1971, 1953: the root of the suspicion, and the Robertson Panel
The origin of the instinctive mistrust now surrounding every orb has yet to be understood. It was Grusch who identified the documentary source, in response to a question. He referred the audience to ‘an Australian assessment dating from 1971, formerly classified as “secret” and now declassified’, held at the National Archives of Australia, recommending that they read pages 7 to 16; the document,
in his view, by the ‘head of the nuclear branch’ documenting ‘the concealment of facts by the United States and the involvement of the CIA’.

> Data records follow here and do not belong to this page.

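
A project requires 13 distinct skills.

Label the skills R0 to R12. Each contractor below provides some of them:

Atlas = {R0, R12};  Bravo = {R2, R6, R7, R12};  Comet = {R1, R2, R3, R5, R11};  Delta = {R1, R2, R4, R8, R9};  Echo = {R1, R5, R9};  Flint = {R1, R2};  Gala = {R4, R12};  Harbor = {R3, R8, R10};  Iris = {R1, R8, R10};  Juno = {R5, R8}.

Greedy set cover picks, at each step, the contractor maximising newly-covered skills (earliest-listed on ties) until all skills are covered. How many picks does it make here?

Greedy: pick Comet (covers 5 new) → pick Bravo (covers 3 new) → pick Delta (covers 3 new) → pick Atlas (covers 1 new) → pick Harbor (covers 1 new). Total picks: 5.

5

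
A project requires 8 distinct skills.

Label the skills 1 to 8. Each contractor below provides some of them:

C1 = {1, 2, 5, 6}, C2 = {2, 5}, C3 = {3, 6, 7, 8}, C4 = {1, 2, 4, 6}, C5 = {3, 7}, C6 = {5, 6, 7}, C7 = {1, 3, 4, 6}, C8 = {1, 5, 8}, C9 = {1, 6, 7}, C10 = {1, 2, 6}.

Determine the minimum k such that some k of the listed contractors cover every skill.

3

C1 and C3 and C4 together: C1 ∪ C3 ∪ C4 = {1, 2, 3, 4, 5, 6, 7, 8} — every skill is covered.
No 2 of the 10 contractors cover everything (all 45 combinations miss at least one skill), so 3 is optimal.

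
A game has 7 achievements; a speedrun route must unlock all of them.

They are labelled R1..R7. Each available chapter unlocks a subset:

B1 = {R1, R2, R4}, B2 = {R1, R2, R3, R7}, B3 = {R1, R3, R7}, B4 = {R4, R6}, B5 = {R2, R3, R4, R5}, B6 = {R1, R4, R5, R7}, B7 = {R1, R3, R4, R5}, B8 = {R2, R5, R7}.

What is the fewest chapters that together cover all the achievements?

3

B2 and B4 and B7 together: B2 ∪ B4 ∪ B7 = {R1, R2, R3, R4, R5, R6, R7} — every achievement is covered.
Only B4 contains R6, so B4 is forced; the remaining 5 achievements need at least 2 more chapters (each remaining chapter adds at most 4) — so at least 3 chapters are needed, and 3 is optimal.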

The document exists. It is a minute paper from the Australian Joint Intelligence Organisation (NAA: A13693, 3092/2/000), signed on 27 May 1971 by O.H. Turner, head of the nuclear branch. But it must be read for what it is. Turner merely signs a sober cover note, which forwards two attached documents ‘compiled from official reports and statements by the CIA, the US Air Force, congressional hearings and the Project Blue Book archives’. The sensational claims attributed to it by the disclosure movement actually appear in the summary of the attached report. It states that the CIA’s Office of Scientific Intelligence, “in the context of the Robertson Committee meeting held in mid-January 1953”, allegedly pressured the US Air Force to turn Project Blue Book into a public instrument of “debunking”; and that by erecting “a façade of ridicule”, the United States sought to cover up ‘the real American programme aimed at developing craft capable of mimicking the performance of UFOs’.
What is well-established and verifiable is that, in January 1953, the Robertson Panel recommended a public policy of ‘debunking’ the phenomenon, an episode that Sentinel News has already recounted in detail. The scepticism described by Turner in 1971, and invoked by Grusch in 2026, stems from this documented decision.
What the state sought to play down, the present day is playing up again
The third release came out on 12 June 2026. On the same day, Steven Spielberg’s film Disclosure Day was released in cinemas. The plot follows a whistleblower determined to reveal the existence of non-human life. The film’s tagline, picked up by the press, proclaims that the truth ‘belongs to 7 billion people’: almost exactly the same phrase heard three days earlier on the steps of the Capitol, where journalist Leslie Kean asserted that the knowledge of our non-solitude ‘belongs to all of humanity’.
There is something profoundly unsettling about this full circle. In 1953, a scientific panel recommended managing the public’s perception of the phenomenon to restore it to the realm of ordinary. Seventy-three years later, the filmmaker who has most enduringly shaped the collective imagination of extraterrestrials is releasing a disclosure film on the very day the government publishes genuine files, using a vocabulary that fiction and the disclosure movement now share almost word for word. What the state sought to play down, the times are now playing up again.
What remains is the stubborn fact, as recorded by the AARO: a red orb that hovered motionless for several hours above a ridge, which no known hypothesis can explain, and which no measurements can account for.